Efficacité opérationnelle : Les mesures globales convenues pour la relance du secteur, pendant la période où elles seront mises en œuvre, modifieront considérablement les paramètres opérationnels. Par exemple, l'éloignement physique lors de l'embarquement/du débarquement, le nettoyage plus approfondi et l'augmentation des contrôles en cabine augmenteront le temps d'exploitation, ce qui réduira l'utilisation globale des avions.

Récession : L'ampleur et la durée de la récession à venir auront un impact significatif sur la confiance des entreprises et des consommateurs. La demande soutenue devrait entraîner une hausse initiale du nombre de voyages, mais pour la maintenir, il faudra probablement stimuler les prix et exercer une pression sur les bénéfices.
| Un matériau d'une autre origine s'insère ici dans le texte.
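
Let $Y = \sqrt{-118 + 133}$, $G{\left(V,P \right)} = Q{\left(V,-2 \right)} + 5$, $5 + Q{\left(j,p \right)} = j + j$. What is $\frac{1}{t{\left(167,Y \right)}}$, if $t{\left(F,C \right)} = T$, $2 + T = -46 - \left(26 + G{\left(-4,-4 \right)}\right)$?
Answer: $- \frac{1}{66} \approx -0.015152$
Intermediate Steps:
$Q{\left(j,p \right)} = -5 + 2 j$ ($Q{\left(j,p \right)} = -5 + \left(j + j\right) = -5 + 2 j$)
$G{\left(V,P \right)} = 2 V$ ($G{\left(V,P \right)} = \left(-5 + 2 V\right) + 5 = 2 V$)
$Y = \sqrt{15} \approx 3.873$
$T = -66$ ($T = -2 - \left(72 - 8\right) = -2 - 64 = -66$)
$t{\left(F,C \right)} = -66$
$\frac{1}{t{\left(167,Y \right)}} = \frac{1}{-66} = - \frac{1}{66}$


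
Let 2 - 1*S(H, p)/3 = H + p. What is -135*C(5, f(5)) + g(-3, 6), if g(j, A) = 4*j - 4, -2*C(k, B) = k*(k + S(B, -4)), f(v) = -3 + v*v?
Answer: -29057/2 ≈ -14529.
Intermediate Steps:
f(v) = -3 + v²
S(H, p) = 6 - 3*H - 3*p (S(H, p) = 6 - 3*(H + p) = 6 + (-3*H - 3*p) = 6 - 3*H - 3*p)
C(k, B) = -k*(18 + k - 3*B)/2 (C(k, B) = -k*(k + (6 - 3*B - 3*(-4)))/2 = -k*(k + (6 - 3*B + 12))/2 = -k*(k + (18 - 3*B))/2 = -k*(18 + k - 3*B)/2)
g(j, A) = -4 + 4*j
-135*C(5, f(5)) + g(-3, 6) = -135*(½)*5*(-18 - 1*5 + 3*(-3 + 5²)) + (-4 + 4*(-3)) = -135*(½)*5*(-18 - 5 + 3*(-3 + 25)) + (-4 - 12) = -135*(½)*5*(-18 - 5 + 3*22) - 16 = -135*(½)*5*(-18 - 5 + 66) - 16 = -135*(½)*5*43 - 16 = -135*215/2 - 16 = -45*645/2 - 16 = -29025/2 - 16 = -29057/2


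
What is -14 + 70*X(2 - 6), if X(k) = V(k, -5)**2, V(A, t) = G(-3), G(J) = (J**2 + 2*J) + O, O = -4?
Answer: 56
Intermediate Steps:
G(J) = -4 + J**2 + 2*J (G(J) = (J**2 + 2*J) - 4 = -4 + J**2 + 2*J)
V(A, t) = -1 (V(A, t) = -4 + (-3)**2 + 2*(-3) = -4 + 9 - 6 = -1)
X(k) = 1 (X(k) = (-1)**2 = 1)
-14 + 70*X(2 - 6) = -14 + 70*1 = -14 + 70 = 56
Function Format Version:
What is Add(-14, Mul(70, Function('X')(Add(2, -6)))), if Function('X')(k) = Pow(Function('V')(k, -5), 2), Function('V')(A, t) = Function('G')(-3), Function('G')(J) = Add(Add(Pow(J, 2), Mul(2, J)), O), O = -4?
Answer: 56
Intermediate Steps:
Function('G')(J) = Add(-4, Pow(J, 2), Mul(2, J)) (Function('G')(J) = Add(Add(Pow(J, 2), Mul(2, J)), -4) = Add(-4, Pow(J, 2), Mul(2, J)))
Function('V')(A, t) = -1 (Function('V')(A, t) = Add(-4, Pow(-3, 2), Mul(2, -3)) = Add(-4, 9, -6) = -1)
Function('X')(k) = 1 (Function('X')(k) = Pow(-1, 2) = 1)
Add(-14, Mul(70, Function('X')(Add(2, -6)))) = Add(-14, Mul(70, 1)) = Add(-14, 70) = 56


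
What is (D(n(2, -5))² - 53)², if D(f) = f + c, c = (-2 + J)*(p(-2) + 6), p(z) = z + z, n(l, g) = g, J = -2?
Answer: 13456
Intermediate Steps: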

Confiance : Les habitudes de voyage vont probablement changer. L'ouverture progressive du transport aérien devrait être progressive, en commençant par les marchés intérieurs, puis régionaux et, enfin, internationaux. Les recherches indiquent que quelque 60 % des voyageurs seront impatients de recommencer à voyager dans les mois qui suivront la maîtrise de la pandémie. Les mêmes recherches indiquent également qu'un pourcentage encore plus important de voyageurs potentiels jusqu'à ce que leur situation financière personnelle se stabilise (69 %) ou si des mesures de quarantaine sont en place (plus de 80 %).

"Les gens voudront reprendre l'avion, à condition qu'ils aient confiance dans leur situation financière personnelle et dans les mesures prises pour assurer la sécurité des voyageurs. Il n'existe pas de recette éprouvée pour se remettre de COVID-19, mais le plan de redémarrage du décollage de l'OACI présente des mesures harmonisées au niveau mondial, approuvées par les experts de la santé et de l'industrie. Il est important que l'industrie et les gouvernements le suivent afin que les voyageurs soient rassurés au maximum quant à leur sécurité. Ce sera un bon début. Et selon l'évolution de la pandémie, l'approfondissement des connaissances sur le virus ou l'amélioration de la science, l'industrie et les gouvernements seront mieux préparés à une réponse coordonnée au niveau mondial. Cela inclut la suppression éventuelle des mesures lorsque la sécurité est assurée. Cela donnera aux compagnies aériennes une certaine marge de manœuvre pour reconstruire la demande et réparer les bilans endommagés", a déclaré M. de Juniac.